There were babies everywhere when she left the doctor's office—in strollers, on their mothers' laps in the bus. Beautiful babies, but none as beautiful as the precious one inside her. She marveled at the thought of it all. This tiny life, this
seed
growing inside
her
. Nature arranged everything so beautifully. She realized that she had known she was pregnant for quite some time. She'd had a feeling of intense well-being and had noticed a new glow in her eyes, her skin. She laughed and covered her mouth, turning it into a cough. People on the bus would think she was crazy. She'd asked the
doctor when her morning sickness would start and he'd told her it varied with the individual: “You might be one of the very lucky ones and never have it.” With or without it, Chris knew she was one of the lucky ones. For example, Sandy was home. She'd called him on the chance that he would be. He didn't have a class this afternoon, but he'd had one this morning and might have stayed on campus. When she'd told him she was in town, he had sounded delighted, but said to give him a half hour or so. “The place is a mess, cher.” She'd told him she didn't care about dirty dishes in the sink, but was pleased that he thought it was important to clean up for her.
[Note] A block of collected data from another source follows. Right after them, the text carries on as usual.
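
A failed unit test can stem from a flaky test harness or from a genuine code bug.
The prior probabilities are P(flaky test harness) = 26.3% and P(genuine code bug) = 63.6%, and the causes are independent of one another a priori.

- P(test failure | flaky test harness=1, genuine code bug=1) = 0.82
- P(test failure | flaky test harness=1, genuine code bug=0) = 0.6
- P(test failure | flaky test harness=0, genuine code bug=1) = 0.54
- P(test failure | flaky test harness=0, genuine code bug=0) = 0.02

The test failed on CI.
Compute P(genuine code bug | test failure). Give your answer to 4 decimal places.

Numerator (weight on configurations with genuine code bug): 0.253115 + 0.137160 = 0.390275
The normalizing constant is 0.02×0.737×0.364 + 0.54×0.737×0.636 + 0.6×0.263×0.364 + 0.82×0.263×0.636 = 0.453079
Posterior = 0.390275 / 0.453079 ≈ 0.8614

P(genuine code bug | test failure) ≈ 0.8614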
Maybe he'd be the type of father who'd change diapers. “I have some good news,” she'd said. “Can't wait to tell you.”

 

He flung the door open. “You aced your poetry paper!” Prodded by Sandy, who believed that mathematics was poetry and vice versa, Chris was taking Modern British and American Poetry.

“Yes, I got an
A,
but that's not my surprise.”

“You look like the proverbial cat that got that poor little canary. Come here and tell me all about it.”

Sandy had an oversized, overstuffed armchair by the window in his bedroom that Chris was sure they had shaped to their bodies over the course of the year. It fit them perfectly and she settled in, her legs over his and her arms around his neck.

“Something smells good.” She sniffed the air. Sandy was into incense. “Is it new?”

“You didn't come here to talk about patchouli, now don't be a tease. What's going on?”

Chris moved her arms and took his face in her hands.

“You're going to be a father. We're going to have a baby!”